Proposed. No peer-reviewed paper documents this exact assembly (Claude Code + the ythalorossy OpenFDA MCP) producing a drug-safety snapshot. The component evidence is sound:

  • openFDA / FAERS as the public pharmacovigilance source — the openFDA drug-event and labeling endpoints are the canonical programmatic access to FAERS and structured product labeling; the server wraps them faithfully (per the catalog page, verified 2026-06-06).
  • LLM-assisted FAERS / pharmacovigilance triage (analogous, method-level) — a growing literature uses LLMs to read and structure adverse-event narratives and FAERS data; these validate the task (LLM-driven safety-signal triage) but not this specific MCP assembly. The recipe deliberately keeps the LLM on retrieval-and-framing, not causal inference.

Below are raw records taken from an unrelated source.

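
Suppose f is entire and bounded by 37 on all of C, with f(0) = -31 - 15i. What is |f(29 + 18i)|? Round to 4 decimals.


Step 1: By Liouville's theorem, a bounded entire function is constant.
Step 2: f(z) = f(0) = -31 - 15i for all z.
Step 3: |f(w)| = |-31 - 15i| = sqrt(961 + 225)
Step 4: = 34.4384

34.4384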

No published comparison of this MCP assembly against a manual openFDA portal session is known. The server changes how the data is fetched (typed tools vs hand-built URLs), not the underlying FAERS data.

Alternatives considered

  • Plain Claude Code with hand-built openFDA URLs (rung 1). Possible but brittle: you re-derive query syntax each time and risk the brand-vs-generic field trap. Reach for it only if you cannot register an MCP server.
  • BioMCP (broader multi-source server). BioMCP also wraps openFDA adverse events alongside PubMed, ClinicalTrials.gov, and MyVariant. Prefer it when the safety scan is one step in a larger multi-database dossier; prefer the focused OpenFDA MCP when you only need the drug-safety endpoints and want the smallest install.
  • Formal disproportionality analysis (PRR/ROR/EBGM). The MCP returns counts, not disproportionality statistics. For a quantitative signal-detection study, export the counts and compute PRR/ROR in a dedicated pharmacovigilance package (e.g., R PhViD / openEBGM) — that is a different, statistics-grade workflow outside this recipe’s scope.